Philadelphia Union teammates welcome Kleberson's ascent in midfield: "Now it's his time"
CHESTER, Pa. – Could Kléberson be the answer to the Philadelphia Union’s midfield woes?
After playing just 29 minutes through his first six games in MLS, the Designated Player on loan from Brazilian club Bahia has started the last two contests for Philly and drawn praise from his coaches and teammates.
“I think he adds an attacking threat we’ve been needing,” Union right back Sheanon Williams told MLSsoccer.com. “He looks forward, which is good for us. And with Jack [McInerney] and [Sébastien Le Toux] making the runs they like to make, he’s a person that can play the ball into the right spots and give them a chance to run on and get forward. He’s given us a lot and we’re happy to have him.”
Playing in a central midfield role, Kléberson was particularly good against the LA Galaxy last Wednesday, uncorking eight shots while showing the kind of technical ability few players on the team can match.
“I think he draws some attention, which gives me a little bit more room to get extra time to find somebody and switch play,” said Carroll, who plays behind Kléberson in the central midfield. “Any time you can get a World Cup veteran contributing to your squad, it’s a great thing.”

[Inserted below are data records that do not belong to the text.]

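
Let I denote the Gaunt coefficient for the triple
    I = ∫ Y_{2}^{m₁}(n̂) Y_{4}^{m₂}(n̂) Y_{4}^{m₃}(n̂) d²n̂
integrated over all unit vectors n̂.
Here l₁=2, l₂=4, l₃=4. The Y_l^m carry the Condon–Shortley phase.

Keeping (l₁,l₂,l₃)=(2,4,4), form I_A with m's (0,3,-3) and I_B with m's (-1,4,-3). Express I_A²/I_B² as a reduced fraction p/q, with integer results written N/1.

Same 2,4,4: normalisation and zero-m 3j drop out of the ratio.
A: Δ: 2! 2! 6! / 11! → 1/13860; sum: t=1:−1/720 t=2:+1/480 = 1/1440; 3j²(2 4 4; 0 3 -3) = Δ·Π!·Σ² = 7/1980  (sign -1)
B: Δ: 2! 2! 6! / 11! → 1/13860; sum: t=2:+1/1440 = 1/1440; 3j²(2 4 4; -1 4 -3) = Δ·Π!·Σ² = 7/165  (sign -1)
I_A²/I_B² = (7/1980)/(7/165) = 1/12

1/12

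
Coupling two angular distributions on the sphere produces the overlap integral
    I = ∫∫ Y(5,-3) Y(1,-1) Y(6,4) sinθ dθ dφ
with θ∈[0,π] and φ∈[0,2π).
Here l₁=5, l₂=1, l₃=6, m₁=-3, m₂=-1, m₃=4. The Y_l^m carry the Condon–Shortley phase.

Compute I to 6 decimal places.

Rules hold: Σm=0, L=12 even, 4≤6≤6.
N = 11·3·13 = 429
Δ = 0!·10!·2!/13! = 1/858
Racah Σ t=0..0: t=0:+1/14400 = 1/14400
⇒ 3j(5 1 6; 0 0 0)² = 6/143, sgn +1
Racah Σ t=0..0: t=0:+1/161280 = 1/161280
⇒ 3j(5 1 6; -3 -1 4)² = 15/286, sgn +1
4πI² = N·(3j₀)²·(3jₘ)² = 135/143
I = +1·√(0.944056/4π) = 0.27409047

0.274090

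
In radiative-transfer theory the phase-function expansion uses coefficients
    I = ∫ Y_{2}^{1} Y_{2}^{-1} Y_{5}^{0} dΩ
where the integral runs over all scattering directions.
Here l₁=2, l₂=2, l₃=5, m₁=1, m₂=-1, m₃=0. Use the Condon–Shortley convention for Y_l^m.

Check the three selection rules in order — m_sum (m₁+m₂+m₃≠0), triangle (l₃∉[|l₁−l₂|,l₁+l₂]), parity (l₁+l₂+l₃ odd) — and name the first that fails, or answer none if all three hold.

Σmᵢ = 0  ✓
l₃∈[|l₁−l₂|,l₁+l₂]=[0,4], have l₃=5  ✗
Σlᵢ = 9 ⇒ odd

triangle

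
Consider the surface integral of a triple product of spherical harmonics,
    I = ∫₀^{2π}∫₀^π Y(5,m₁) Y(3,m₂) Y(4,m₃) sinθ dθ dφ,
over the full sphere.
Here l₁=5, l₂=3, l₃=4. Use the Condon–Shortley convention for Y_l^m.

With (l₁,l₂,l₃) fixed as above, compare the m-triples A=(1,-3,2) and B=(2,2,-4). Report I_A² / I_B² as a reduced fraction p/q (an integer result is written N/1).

675/392

l's match ⇒ only the (l;m) 3-j factors differ between A and B.
A: triangle coeff Δ(5,3,4) = 1/180180; Σ_t [0,0]: t=0:+1/2304 = 1/2304; (3j)²=75/4004 [(5 3 4; 1 -3 2)], sign=+1
B: triangle coeff Δ(5,3,4) = 1/180180; Σ_t [3,3]: t=3:−1/8640 = -1/8640; (3j)²=14/1287 [(5 3 4; 2 2 -4)], sign=-1
I_A²/I_B² = (75/4004)/(14/1287) = 675/392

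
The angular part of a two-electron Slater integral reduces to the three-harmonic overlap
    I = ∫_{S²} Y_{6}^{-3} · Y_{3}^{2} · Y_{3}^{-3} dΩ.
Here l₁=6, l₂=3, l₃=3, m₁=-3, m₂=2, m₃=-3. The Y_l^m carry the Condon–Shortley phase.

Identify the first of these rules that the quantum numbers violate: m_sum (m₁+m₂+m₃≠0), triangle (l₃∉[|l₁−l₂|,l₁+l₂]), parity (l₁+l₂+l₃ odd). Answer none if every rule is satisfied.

m_sum

azimuthal sum: -3 + 2 − 3 = -4  ✗
3 ≤ 3 ≤ 9 (triangle on l)
L = 6 + 3 + 3 = 12 (even)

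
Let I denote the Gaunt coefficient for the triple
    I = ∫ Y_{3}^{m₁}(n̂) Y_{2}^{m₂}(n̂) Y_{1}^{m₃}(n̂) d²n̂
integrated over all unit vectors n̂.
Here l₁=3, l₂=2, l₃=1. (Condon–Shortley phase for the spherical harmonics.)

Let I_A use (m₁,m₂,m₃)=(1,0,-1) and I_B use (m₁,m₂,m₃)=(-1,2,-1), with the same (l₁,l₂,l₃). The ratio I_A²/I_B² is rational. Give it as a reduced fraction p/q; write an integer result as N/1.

6/1

l's match ⇒ only the (l;m) 3-j factors differ between A and B.
A: triangle coeff Δ(3,2,1) = 1/105; Σ_t [2,2]: t=2:+1/8 = 1/8; (3j)²=2/35 [(3 2 1; 1 0 -1)], sign=+1
B: triangle coeff Δ(3,2,1) = 1/105; Σ_t [4,4]: t=4:+1/48 = 1/48; (3j)²=1/105 [(3 2 1; -1 2 -1)], sign=+1
I_A²/I_B² = (2/35)/(1/105) = 6/1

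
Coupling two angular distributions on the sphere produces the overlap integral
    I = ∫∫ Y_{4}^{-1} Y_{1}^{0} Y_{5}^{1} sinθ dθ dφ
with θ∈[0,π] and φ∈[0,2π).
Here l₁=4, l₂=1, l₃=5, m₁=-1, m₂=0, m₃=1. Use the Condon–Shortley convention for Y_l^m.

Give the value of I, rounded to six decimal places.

Checks pass: Σm=0; 10 even; l₃=5∈[3,5].
(2·4+1)(2·1+1)(2·5+1) = 297
Δ: 0! 8! 2! / 11! → 1/495
sum: t=0:+1/576 = 1/576
3j²(4 1 5; 0 0 0) = Δ·Π!·Σ² = 5/99  (sign -1)
sum: t=0:+1/720 = 1/720
3j²(4 1 5; -1 0 1) = Δ·Π!·Σ² = 8/165  (sign +1)
combine: 4πI² = 297·5/99·8/165 = 8/11
take √, sign -1: I = -0.24057125

-0.240571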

While Union manager John Hackworth has continually dismissed the notion that Philly’s midfield has struggled this season, the truth is that aside from Danny Cruz, Union midfielders have accounted for zero goals and one assist through the first 12 games.
Perhaps that’s one reason Hackworth opted not to start Keon Daniel this past weekend, instead handing Kléberson the keys to the car. It was the first time since March that Daniel – who has been the team’s central attacking midfielder for most of the year – did not start.
“I’ve been waiting for a few weeks but I wanted to enter matches when John was ready for me to,” Kléberson said through a translator. "I’m not a young player. I’m a veteran. And I’m always going to give my best for this team.”
The 33-year-old Brazilian went on to say that he needs to get more accustomed to the physicality and speed of MLS, and to better deal with short turnarounds between matches.
But if the last two games are any indication, he appears primed to hold onto his starting spot moving forward.
“He’s waited his time and sat behind a couple of guys,” Williams said. “Now it’s his time and he’s done well.”